THE TWO STAIRWAYS. The stairways are circular and are composed of heavy blocks of stone that wind about a stone newel. Both stairways spiral to the right, in order to give the advantage to the defender, who with his right hand can wield his sword easily in the concavity of the round wall, while the attacker on the lower step is cramped by the newel’s outward curve. One stairway winds up past slitlike openings that give higher and higher glimpses of the little river, the little town with its double wall, the little mills along the riverbank, until at last it reaches the chamber of the Princess at the top of the tower. The other stairway begins in a subterranean corridor beneath the torture chamber and winds down and immeasurably down, in a darkness so thick that it feels palpable as cloth or stone. After a time the steps begin to crumble, sprouting black vegetation; gradually the outlines of the steps become blurred, as if the reason for steps has been forgotten. This stairway, which some imagine to narrow slowly until there is space only for the rats, descends to the dungeon.

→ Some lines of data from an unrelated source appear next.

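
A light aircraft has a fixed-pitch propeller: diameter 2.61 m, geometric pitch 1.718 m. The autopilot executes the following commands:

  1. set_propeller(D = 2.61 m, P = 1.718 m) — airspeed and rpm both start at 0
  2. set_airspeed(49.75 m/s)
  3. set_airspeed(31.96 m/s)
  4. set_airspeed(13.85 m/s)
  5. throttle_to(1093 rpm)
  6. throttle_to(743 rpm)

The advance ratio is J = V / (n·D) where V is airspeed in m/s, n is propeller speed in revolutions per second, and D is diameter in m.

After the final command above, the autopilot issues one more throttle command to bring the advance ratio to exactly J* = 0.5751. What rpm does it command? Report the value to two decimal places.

set_propeller: D = 2.61 m, P = 1.718 m (p = P/D = 0.658238); state ← (V=0, rpm=0)
set_airspeed(49.75): V ← 49.75 m/s
set_airspeed(31.96): V ← 31.96 m/s
set_airspeed(13.85): V ← 13.85 m/s
throttle_to(1093): rpm ← 1093
throttle_to(743): rpm ← 743
final state: V = 13.85 m/s, rpm = 743 → n = rpm/60 = 12.383333 rev/s
target J* = 0.5751; solve J* = V/(n·D) for n: n = V/(J*·D) = 13.85/(0.5751 × 2.61) = 9.227114 rev/s
rpm = 60·n = 553.626855

rpm = 553.63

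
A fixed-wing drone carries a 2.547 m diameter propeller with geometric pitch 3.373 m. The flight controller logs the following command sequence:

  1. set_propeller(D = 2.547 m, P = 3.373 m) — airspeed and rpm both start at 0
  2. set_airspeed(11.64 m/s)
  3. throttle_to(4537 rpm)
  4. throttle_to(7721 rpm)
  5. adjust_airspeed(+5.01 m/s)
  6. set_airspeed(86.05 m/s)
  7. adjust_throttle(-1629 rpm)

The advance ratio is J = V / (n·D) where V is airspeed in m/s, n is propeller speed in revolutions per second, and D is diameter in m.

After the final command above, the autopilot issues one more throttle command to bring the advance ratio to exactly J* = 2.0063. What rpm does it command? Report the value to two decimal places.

rpm = 1010.36

set_propeller: D = 2.547 m, P = 3.373 m (p = P/D = 1.324303); state ← (V=0, rpm=0)
set_airspeed(11.64): V ← 11.64 m/s
throttle_to(4537): rpm ← 4537
throttle_to(7721): rpm ← 7721
adjust_airspeed(+5.01): V ← 11.64 +5.01 = 16.65 m/s
set_airspeed(86.05): V ← 86.05 m/s
adjust_throttle(-1629): rpm ← 7721 -1629 = 6092
final state: V = 86.05 m/s, rpm = 6092 → n = rpm/60 = 101.533333 rev/s
target J* = 2.0063; solve J* = V/(n·D) for n: n = V/(J*·D) = 86.05/(2.0063 × 2.547) = 16.839378 rev/s
rpm = 60·n = 1010.362705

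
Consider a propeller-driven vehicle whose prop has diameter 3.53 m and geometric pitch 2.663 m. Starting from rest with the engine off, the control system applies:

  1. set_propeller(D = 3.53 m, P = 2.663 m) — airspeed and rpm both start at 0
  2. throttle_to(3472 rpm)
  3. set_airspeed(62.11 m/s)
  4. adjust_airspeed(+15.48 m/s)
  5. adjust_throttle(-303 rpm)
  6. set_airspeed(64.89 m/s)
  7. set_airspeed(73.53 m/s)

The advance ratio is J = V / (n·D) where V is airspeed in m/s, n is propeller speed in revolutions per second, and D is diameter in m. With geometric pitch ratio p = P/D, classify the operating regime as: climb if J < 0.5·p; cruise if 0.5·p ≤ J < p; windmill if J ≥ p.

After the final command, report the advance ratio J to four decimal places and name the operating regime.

J = 0.3944, regime = cruise

set_propeller: D = 3.53 m, P = 2.663 m (p = P/D = 0.754391); state ← (V=0, rpm=0)
throttle_to(3472): rpm ← 3472
set_airspeed(62.11): V ← 62.11 m/s
adjust_airspeed(+15.48): V ← 62.11 +15.48 = 77.59 m/s
adjust_throttle(-303): rpm ← 3472 -303 = 3169
set_airspeed(64.89): V ← 64.89 m/s
set_airspeed(73.53): V ← 73.53 m/s
final state: V = 73.53 m/s, rpm = 3169 → n = rpm/60 = 52.816667 rev/s
J = V / (n·D) = 73.53 / (52.816667 × 3.53) = 0.394384
regime bands: climb J<0.3772 | cruise [0.3772, 0.7544) | windmill J≥0.7544
J = 0.3944 → cruise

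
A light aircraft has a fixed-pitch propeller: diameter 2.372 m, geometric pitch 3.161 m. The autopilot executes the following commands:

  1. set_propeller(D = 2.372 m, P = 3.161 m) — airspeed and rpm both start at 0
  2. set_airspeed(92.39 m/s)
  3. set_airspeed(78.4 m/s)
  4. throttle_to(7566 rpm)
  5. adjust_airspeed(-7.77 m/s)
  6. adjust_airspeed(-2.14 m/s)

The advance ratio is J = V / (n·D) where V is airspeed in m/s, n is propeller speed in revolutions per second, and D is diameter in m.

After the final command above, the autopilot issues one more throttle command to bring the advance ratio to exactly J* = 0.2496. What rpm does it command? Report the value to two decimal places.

rpm = 6940.95

set_propeller: D = 2.372 m, P = 3.161 m (p = P/D = 1.332631); state ← (V=0, rpm=0)
set_airspeed(92.39): V ← 92.39 m/s
set_airspeed(78.4): V ← 78.4 m/s
throttle_to(7566): rpm ← 7566
adjust_airspeed(-7.77): V ← 78.4 -7.77 = 70.63 m/s
adjust_airspeed(-2.14): V ← 70.63 -2.14 = 68.49 m/s
final state: V = 68.49 m/s, rpm = 7566 → n = rpm/60 = 126.100000 rev/s
target J* = 0.2496; solve J* = V/(n·D) for n: n = V/(J*·D) = 68.49/(0.2496 × 2.372) = 115.682563 rev/s
rpm = 60·n = 6940.953755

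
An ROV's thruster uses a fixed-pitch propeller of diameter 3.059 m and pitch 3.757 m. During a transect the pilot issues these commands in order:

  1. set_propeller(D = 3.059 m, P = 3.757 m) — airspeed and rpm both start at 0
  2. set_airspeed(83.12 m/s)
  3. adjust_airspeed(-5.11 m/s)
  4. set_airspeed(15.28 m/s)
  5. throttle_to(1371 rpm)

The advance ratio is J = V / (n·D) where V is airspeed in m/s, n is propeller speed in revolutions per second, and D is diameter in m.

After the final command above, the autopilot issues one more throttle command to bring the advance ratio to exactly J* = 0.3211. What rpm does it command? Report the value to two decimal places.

rpm = 933.37

set_propeller: D = 3.059 m, P = 3.757 m (p = P/D = 1.228179); state ← (V=0, rpm=0)
set_airspeed(83.12): V ← 83.12 m/s
adjust_airspeed(-5.11): V ← 83.12 -5.11 = 78.01 m/s
set_airspeed(15.28): V ← 15.28 m/s
throttle_to(1371): rpm ← 1371
final state: V = 15.28 m/s, rpm = 1371 → n = rpm/60 = 22.850000 rev/s
target J* = 0.3211; solve J* = V/(n·D) for n: n = V/(J*·D) = 15.28/(0.3211 × 3.059) = 15.556202 rev/s
rpm = 60·n = 933.372115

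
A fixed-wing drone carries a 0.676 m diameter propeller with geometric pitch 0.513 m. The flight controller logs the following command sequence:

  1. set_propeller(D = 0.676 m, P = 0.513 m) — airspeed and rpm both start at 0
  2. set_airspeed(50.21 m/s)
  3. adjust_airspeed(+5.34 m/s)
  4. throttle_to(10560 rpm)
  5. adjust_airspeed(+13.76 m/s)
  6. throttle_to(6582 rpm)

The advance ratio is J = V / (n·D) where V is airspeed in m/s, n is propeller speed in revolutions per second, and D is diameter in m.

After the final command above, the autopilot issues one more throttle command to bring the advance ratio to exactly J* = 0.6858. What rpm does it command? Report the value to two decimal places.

set_propeller: D = 0.676 m, P = 0.513 m (p = P/D = 0.758876); state ← (V=0, rpm=0)
set_airspeed(50.21): V ← 50.21 m/s
adjust_airspeed(+5.34): V ← 50.21 +5.34 = 55.55 m/s
throttle_to(10560): rpm ← 10560
adjust_airspeed(+13.76): V ← 55.55 +13.76 = 69.31 m/s
throttle_to(6582): rpm ← 6582
final state: V = 69.31 m/s, rpm = 6582 → n = rpm/60 = 109.700000 rev/s
target J* = 0.6858; solve J* = V/(n·D) for n: n = V/(J*·D) = 69.31/(0.6858 × 0.676) = 149.503625 rev/s
rpm = 60·n = 8970.217480

rpm = 8970.22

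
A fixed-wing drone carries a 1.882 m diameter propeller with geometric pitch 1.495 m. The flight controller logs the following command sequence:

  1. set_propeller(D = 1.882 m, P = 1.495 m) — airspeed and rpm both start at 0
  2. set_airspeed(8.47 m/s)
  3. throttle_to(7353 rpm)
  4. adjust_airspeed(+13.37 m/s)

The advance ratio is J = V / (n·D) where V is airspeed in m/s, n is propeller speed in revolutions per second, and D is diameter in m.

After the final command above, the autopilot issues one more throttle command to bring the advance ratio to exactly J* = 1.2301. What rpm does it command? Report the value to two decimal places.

set_propeller: D = 1.882 m, P = 1.495 m (p = P/D = 0.794368); state ← (V=0, rpm=0)
set_airspeed(8.47): V ← 8.47 m/s
throttle_to(7353): rpm ← 7353
adjust_airspeed(+13.37): V ← 8.47 +13.37 = 21.84 m/s
final state: V = 21.84 m/s, rpm = 7353 → n = rpm/60 = 122.550000 rev/s
target J* = 1.2301; solve J* = V/(n·D) for n: n = V/(J*·D) = 21.84/(1.2301 × 1.882) = 9.433929 rev/s
rpm = 60·n = 566.035731

rpm = 566.04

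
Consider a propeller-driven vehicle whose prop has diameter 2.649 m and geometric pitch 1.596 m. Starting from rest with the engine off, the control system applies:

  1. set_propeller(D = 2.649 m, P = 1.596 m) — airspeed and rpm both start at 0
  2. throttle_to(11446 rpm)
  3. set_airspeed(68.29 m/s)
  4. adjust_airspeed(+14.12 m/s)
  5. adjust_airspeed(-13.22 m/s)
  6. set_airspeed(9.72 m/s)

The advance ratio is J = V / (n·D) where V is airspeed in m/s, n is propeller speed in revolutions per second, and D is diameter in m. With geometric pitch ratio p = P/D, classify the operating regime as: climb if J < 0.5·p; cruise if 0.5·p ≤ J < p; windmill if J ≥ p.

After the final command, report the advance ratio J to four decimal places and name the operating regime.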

THE WINDOW RECESS. The Prince, who was often closeted for long hours with his councillors in order to discuss a pressing matter of territorial jurisdiction, was grateful to the Princess for attending to his new friend. Accompanied by two ladies-in-waiting, the Princess walked with the margrave in the walled garden beneath her tower, or sat with him in a small receiving chamber attached to her private rooms in the great hall. The small chamber had a pair of tall lancet windows set in a wide recess with stone window seats along the sides. The many-paned windows looked down upon wooded hills and a distant twist of river. One day as the Princess stood at the window, looking out at the far river, while the margrave with his sharp brown beard and amethyst-studded mantle sat back against the angle formed by the stone seat and the windowed wall, the Princess was startled from her revery by the sound of suddenly advancing footsteps. She tur
ned quickly, raising a hand to her throat, and saw the Prince standing in the arched doorway. “You startled me, my lord,” she said, as the margrave remained motionless in shadow. The dark stranger in the corner of the window seat, the startled, flushed wife, the stillness of the sky through the clear panes of glass, all this caused a suspicion to cross the Prince’s mind. He banished the thought instantly and advanced laughing toward the pair at the window.